There was a sudden burst of shouting, and Fomin’s voice filled the whole car.

“He’s alive! Get him down, he’s alive!”

Masha and Andrey sat transfixed. At the other end, they could hear chaos, chairs crashing to the floor.

“No,” someone else said. “His body was just spasming before death. Get the forensics guys over here.”

Fomin spoke up. “That’s it. He’s dead.”

“Fomin. Listen to me.” Andrey was speaking slowly, knowing that poor Fomin must be in shock. “Go down to the reception desk. Look at the list of visitors the dead man had this afternoon. Look to see when they came and when they left. Hurry! I’ll still be on the line.”

He asked Masha to use her phone to call Anyutin.

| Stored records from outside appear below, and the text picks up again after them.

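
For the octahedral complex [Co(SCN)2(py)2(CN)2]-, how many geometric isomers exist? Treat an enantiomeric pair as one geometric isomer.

An octahedron has six vertices in three trans pairs; every non-trans pair is cis.
Working through the distinct placements yields 5 geometric isomers: SCN trans, py trans, CN trans; SCN cis, py cis, CN trans; SCN cis, py trans, CN cis; SCN cis, py cis, CN cis (chiral); SCN trans, py cis, CN cis.

5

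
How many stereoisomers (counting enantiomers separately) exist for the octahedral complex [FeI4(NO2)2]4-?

2

In an octahedral complex each vertex has one trans partner and four cis neighbours.
Working through the distinct placements yields 2 geometric isomers: NO2 trans; NO2 cis.
Each arrangement has an internal mirror plane or centre of symmetry, so none is chiral.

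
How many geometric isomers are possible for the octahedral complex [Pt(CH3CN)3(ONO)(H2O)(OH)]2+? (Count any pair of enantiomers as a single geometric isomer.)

An octahedron has six vertices in three trans pairs; every non-trans pair is cis.
Systematic placement gives 4 geometric isomers: CH3CN mer (3 arrangements); CH3CN fac (chiral).

4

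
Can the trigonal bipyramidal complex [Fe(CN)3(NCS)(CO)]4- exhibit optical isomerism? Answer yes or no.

no

In a trigonal bipyramid the two axial positions differ from the three equatorial ones.
Working through the distinct placements yields 4 geometric isomers: NCS equatorial, CO equatorial; NCS equatorial, CO axial; NCS axial, CO equatorial; NCS axial, CO axial.
Each arrangement has an internal mirror plane or centre of symmetry, so none is chiral.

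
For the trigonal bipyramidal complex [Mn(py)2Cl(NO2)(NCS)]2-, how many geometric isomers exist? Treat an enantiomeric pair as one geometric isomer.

A trigonal bipyramid has two axial and three equatorial sites, which are chemically inequivalent.
Exhaustive case analysis gives 7 geometric isomers.

7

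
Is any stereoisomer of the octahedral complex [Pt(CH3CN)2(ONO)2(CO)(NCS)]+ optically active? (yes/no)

yes

An octahedron has six vertices in three trans pairs; every non-trans pair is cis.
Systematic placement gives 6 geometric isomers: CH3CN trans, ONO trans; CH3CN trans, ONO cis; CH3CN cis, ONO trans; CH3CN cis, ONO cis (3 arrangements, 2 chiral).
Of these, 2 lack any improper symmetry element and so occur as enantiomeric pairs, giving 6 + 2 = 8 stereoisomers in total.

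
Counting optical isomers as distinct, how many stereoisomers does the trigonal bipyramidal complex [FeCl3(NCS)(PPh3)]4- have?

Systematic placement gives 4 geometric isomers: NCS equatorial, PPh3 equatorial; NCS axial, PPh3 equatorial; NCS equatorial, PPh3 axial; NCS axial, PPh3 axial.
Each arrangement has an internal mirror plane or centre of symmetry, so none is chiral.

4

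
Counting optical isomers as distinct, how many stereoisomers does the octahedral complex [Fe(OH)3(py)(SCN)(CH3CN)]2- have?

5

There are 4 geometric isomers: OH mer (3 arrangements); OH fac (chiral).
One of these lacks any improper symmetry element and so occurs as an enantiomeric pair, giving 4 + 1 = 5 stereoisomers in total.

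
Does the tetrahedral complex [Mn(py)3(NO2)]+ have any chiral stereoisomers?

In a tetrahedral complex all four positions are equivalent and every pair of ligands is adjacent — there is no cis/trans distinction.
Only one geometric arrangement is possible.

no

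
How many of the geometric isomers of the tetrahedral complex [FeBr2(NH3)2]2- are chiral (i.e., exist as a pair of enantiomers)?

All four vertices of a tetrahedron are equivalent and mutually adjacent, so cis/trans isomerism cannot arise.
Only one geometric arrangement is possible.

0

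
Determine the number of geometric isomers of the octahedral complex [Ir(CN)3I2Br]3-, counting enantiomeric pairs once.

3

The six octahedral sites form three mutually perpendicular trans pairs.
Working through the distinct placements yields 3 geometric isomers: CN mer, I trans; CN fac, I cis; CN mer, I cis.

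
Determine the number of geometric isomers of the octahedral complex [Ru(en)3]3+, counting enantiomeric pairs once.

The six octahedral sites form three mutually perpendicular trans pairs.
Each en is bidentate and must span two cis positions.
Only one geometric arrangement is possible; it has no improper symmetry element, so it exists as a pair of enantiomers (2 stereoisomers).

1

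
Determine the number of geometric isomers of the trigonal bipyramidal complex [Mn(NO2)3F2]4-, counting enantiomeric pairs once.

3

A trigonal bipyramid has two axial and three equatorial sites, which are chemically inequivalent.
Systematic placement gives 3 geometric isomers: F both axial; F one axial, one equatorial; F both equatorial.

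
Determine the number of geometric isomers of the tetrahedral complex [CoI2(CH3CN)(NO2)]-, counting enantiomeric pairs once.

1

All four vertices of a tetrahedron are equivalent and mutually adjacent, so cis/trans isomerism cannot arise.
Only one geometric arrangement is possible.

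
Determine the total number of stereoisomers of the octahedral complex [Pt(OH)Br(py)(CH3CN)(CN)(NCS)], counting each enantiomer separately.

30

An octahedron has six vertices in three trans pairs; every non-trans pair is cis.
Placing the ligands in turn and identifying arrangements related by rotation or reflection leaves 15 distinct geometric isomers.
Of these, 15 lack any improper symmetry element and so occur as enantiomeric pairs, giving 15 + 15 = 30 stereoisomers in total.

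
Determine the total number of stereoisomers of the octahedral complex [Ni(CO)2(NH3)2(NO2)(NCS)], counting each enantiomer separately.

8

The six octahedral sites form three mutually perpendicular trans pairs.
Systematic placement gives 6 geometric isomers: CO trans, NH3 cis; CO trans, NH3 trans; CO cis, NH3 cis (3 arrangements, 2 chiral); CO cis, NH3 trans.
Of these, 2 lack any improper symmetry element and so occur as enantiomeric pairs, giving 6 + 2 = 8 stereoisomers in total.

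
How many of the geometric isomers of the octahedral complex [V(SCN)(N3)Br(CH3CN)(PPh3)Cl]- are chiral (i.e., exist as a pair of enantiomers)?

15

An octahedron has six vertices in three trans pairs; every non-trans pair is cis.
Exhaustive case analysis gives 15 geometric isomers.
Of these, 15 lack any improper symmetry element and so occur as enantiomeric pairs, giving 15 + 15 = 30 stereoisomers in total.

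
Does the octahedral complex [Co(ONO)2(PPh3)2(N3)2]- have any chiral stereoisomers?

The six octahedral sites form three mutually perpendicular trans pairs.
Working through the distinct placements yields 5 geometric isomers: ONO trans, PPh3 trans, N3 trans; ONO cis, PPh3 cis, N3 trans; ONO cis, PPh3 trans, N3 cis; ONO cis, PPh3 cis, N3 cis (chiral); ONO trans, PPh3 cis, N3 cis.
One of these lacks any improper symmetry element and so occurs as an enantiomeric pair, giving 5 + 1 = 6 stereoisomers in total.

yes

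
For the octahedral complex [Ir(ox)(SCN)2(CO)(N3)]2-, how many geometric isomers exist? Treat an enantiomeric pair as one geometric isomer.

4

An octahedron has six vertices in three trans pairs; every non-trans pair is cis.
Each ox is bidentate and must span two cis positions.
The distinct arrangements are (4 in all): SCN cis (3 arrangements, 2 chiral); SCN trans.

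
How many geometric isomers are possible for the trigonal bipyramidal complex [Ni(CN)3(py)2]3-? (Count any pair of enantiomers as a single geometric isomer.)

Systematic placement gives 3 geometric isomers: py both equatorial; py one axial, one equatorial; py both axial.

3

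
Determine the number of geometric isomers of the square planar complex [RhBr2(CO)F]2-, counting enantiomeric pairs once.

2

In a square planar complex each vertex has one trans partner and two cis neighbours.
There are 2 geometric isomers: Br cis; Br trans.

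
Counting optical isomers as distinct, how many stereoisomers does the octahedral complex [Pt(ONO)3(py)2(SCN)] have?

3

The six octahedral sites form three mutually perpendicular trans pairs.
Working through the distinct placements yields 3 geometric isomers: ONO mer, py trans; ONO mer, py cis; ONO fac, py cis.
Each arrangement has an internal mirror plane or centre of symmetry, so none is chiral.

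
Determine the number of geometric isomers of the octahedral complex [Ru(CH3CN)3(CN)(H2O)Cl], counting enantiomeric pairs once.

In an octahedral complex each vertex has one trans partner and four cis neighbours.
Systematic placement gives 4 geometric isomers: CH3CN mer (3 arrangements); CH3CN fac (chiral).

4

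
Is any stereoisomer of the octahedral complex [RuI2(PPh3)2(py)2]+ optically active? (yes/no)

yes

Working through the distinct placements yields 5 geometric isomers: I trans, PPh3 trans, py trans; I trans, PPh3 cis, py cis; I cis, PPh3 cis, py trans; I cis, PPh3 cis, py cis (chiral); I cis, PPh3 trans, py cis.
One of these lacks any improper symmetry element and so occurs as an enantiomeric pair, giving 5 + 1 = 6 stereoisomers in total.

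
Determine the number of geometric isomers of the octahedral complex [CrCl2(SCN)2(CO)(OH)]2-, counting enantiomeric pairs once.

6

An octahedron has six vertices in three trans pairs; every non-trans pair is cis.
Systematic placement gives 6 geometric isomers: Cl cis, SCN trans; Cl cis, SCN cis (3 arrangements, 2 chiral); Cl trans, SCN trans; Cl trans, SCN cis.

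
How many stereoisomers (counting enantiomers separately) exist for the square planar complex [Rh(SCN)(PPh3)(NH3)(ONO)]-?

3

Systematic placement gives 3 geometric isomers: (NH3/PPh3 trans, ONO/SCN trans); (NH3/SCN trans, ONO/PPh3 trans); (NH3/ONO trans, PPh3/SCN trans).
Each arrangement has an internal mirror plane or centre of symmetry, so none is chiral.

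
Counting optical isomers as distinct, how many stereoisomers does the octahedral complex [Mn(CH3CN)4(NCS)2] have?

2

In an octahedral complex each vertex has one trans partner and four cis neighbours.
Systematic placement gives 2 geometric isomers: NCS trans; NCS cis.
Each arrangement has an internal mirror plane or centre of symmetry, so none is chiral.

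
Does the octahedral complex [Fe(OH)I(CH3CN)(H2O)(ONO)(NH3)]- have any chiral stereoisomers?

yes

Exhaustive case analysis gives 15 geometric isomers.
Of these, 15 lack any improper symmetry element and so occur as enantiomeric pairs, giving 15 + 15 = 30 stereoisomers in total.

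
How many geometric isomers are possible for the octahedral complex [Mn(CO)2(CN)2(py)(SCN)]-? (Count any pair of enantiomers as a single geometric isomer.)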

“Colonel, sir,” said Masha, her voice shaking. “We know who the Sin Collector is. It’s Nikolay Nikolayevich Katyshev.”

Anyutin coughed carefully. “Intern Karavay, forgive me, but are you feeling all right?”

But Andrey had already grabbed her phone.

“Colonel, we were at his dacha. We found everything. Maps, torture tools. There’s no doubt it’s him. I don’t have time to explain more. We’ve just found a new body. I need you to spread the word, okay? Alert all the traffic checkpoints, send SWAT teams to his home address and to his dacha.”

“What about you?” Anyutin asked. Judging from his lack of objections, Anyutin must believe him. There was something in Andrey’s voice that could not be denied.

“I’ll call you back, sir,” Andrey answered, and he hung up.